Suart Immonen est dans une phase transitoire où il n'a pas encore complètement trouvé le juste équilibre entre l'épure des silhouettes et les aplats de noir fluides et élégants. En fonction des pages, les cases peuvent apparaître comme manquant un peu de consistance, ou déjà très réussies sur un plan esthétique. La comparaison avec les épisodes illustrés par Frenz ou Grummett s'effectue en défaveur d'Immonen du fait de la diminution de la quantité d'informations visuelles dans la description. Les épisodes dessinés par Jon Bogdnanove tranchent avec les autres. Il dessine dans un registre moins réaliste, avec des exagérations des silhouettes, des postures et des mouvements. Il faut un peu de temps pour se rendre compte qu'il ne s'inscrit pas la mouvance des dessinateurs des années 1990, tout en épate et en esbroufe avec des personnages poseurs à la moindre occasion, mais plus dans l'héritage de Jack Kirby.
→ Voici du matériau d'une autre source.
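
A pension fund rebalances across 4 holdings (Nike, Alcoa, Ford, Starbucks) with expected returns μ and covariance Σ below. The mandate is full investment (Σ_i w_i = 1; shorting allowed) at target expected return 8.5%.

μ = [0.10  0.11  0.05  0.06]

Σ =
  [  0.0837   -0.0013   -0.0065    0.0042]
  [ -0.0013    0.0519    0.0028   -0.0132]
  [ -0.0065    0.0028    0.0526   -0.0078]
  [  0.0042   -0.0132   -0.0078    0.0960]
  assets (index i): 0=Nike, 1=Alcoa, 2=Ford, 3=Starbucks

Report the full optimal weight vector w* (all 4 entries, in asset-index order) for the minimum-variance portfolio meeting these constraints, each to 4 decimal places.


x=Σ⁻¹μ = [1.2694  2.3404  1.1286  0.9830]
y=Σ⁻¹𝟙 = [13.2373  22.1560  21.6391  14.6422]
a=μᵀx=0.499791  b=𝟙ᵀx=5.721368  c=𝟙ᵀy=71.674468  D=ac−b²=3.088209
λ₁=(c·0.085−b)/D = (71.674468·0.085−5.721368)/3.088209 = 0.120122
λ₂=(a−b·0.085)/D = (0.499791−5.721368·0.085)/3.088209 = 0.004363
w* = 0.120122·x + 0.004363·y:
  w_0 = 0.120122·1.2694 + 0.004363·13.2373 = 0.2102  (Nike)
  w_1 = 0.120122·2.3404 + 0.004363·22.1560 = 0.3778  (Alcoa)
  w_2 = 0.120122·1.1286 + 0.004363·21.6391 = 0.2300  (Ford)
  w_3 = 0.120122·0.9830 + 0.004363·14.6422 = 0.1820  (Starbucks)
Σw_i=1.0000  μᵀw=0.0850
σ²=wᵀΣw=λ₁·μ_p+λ₂ = 0.120122·0.085 + 0.004363 = 0.014574 ≈ 0.0146

0.2102  0.3778  0.2300  0.1820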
En fonction de sa sensibilité, le lecteur peut regretter que Bogdanove ne s'astreigne pas à rester dans le même registre descriptif passe-partout, ou au contraire apprécier la force qui se dégage de ses pages.

Le tome se termine par un numéro annuel dont le thème était de réaliser un récit dans l'esprit des pulps. Dan Jurgens s'acquitte de sa tâche avec une histoire de culte situé dans le pays fictif du Bhutran, en utilisant les conventions datées du récit d'aventure et d'exploration, avec une touche de surnaturel. Les dessins de Sean Chen sont descriptifs à souhait et plus minutieux que ceux de Frenz et de Grummett. Il s'agit donc d'une aventure rapide qui met surtout en évidence que les histoires de superhéros utilisent toujours les conventions des pulps, et que les 2 ne sont même pas séparés par une mince barrière.

Sous réserve d'avoir à l'esprit le contexte de la parution de ces épisodes, le lecteur prend plaisir à se laisser porter par une histoire qui bouscule le statu quo du personnage de Superman, en changeant son costume et ses pouvoirs, tout en respectant les fondamentaux du personnage de Clark Kent, en mettant en scène des seconds rôles sympathiques, avec une narration visuelle à la fois convenue et conformes au cahier des charges des comics de superhéros mensuels de DC. Les scénaristes ne prétendent pas révolutionner le genre, ou réaliser une oeuvre d'auteur. Leur honnêteté dans leur démarche et l'absence même de prétention participent à rendre la lecture très agréable, sans être indispensable.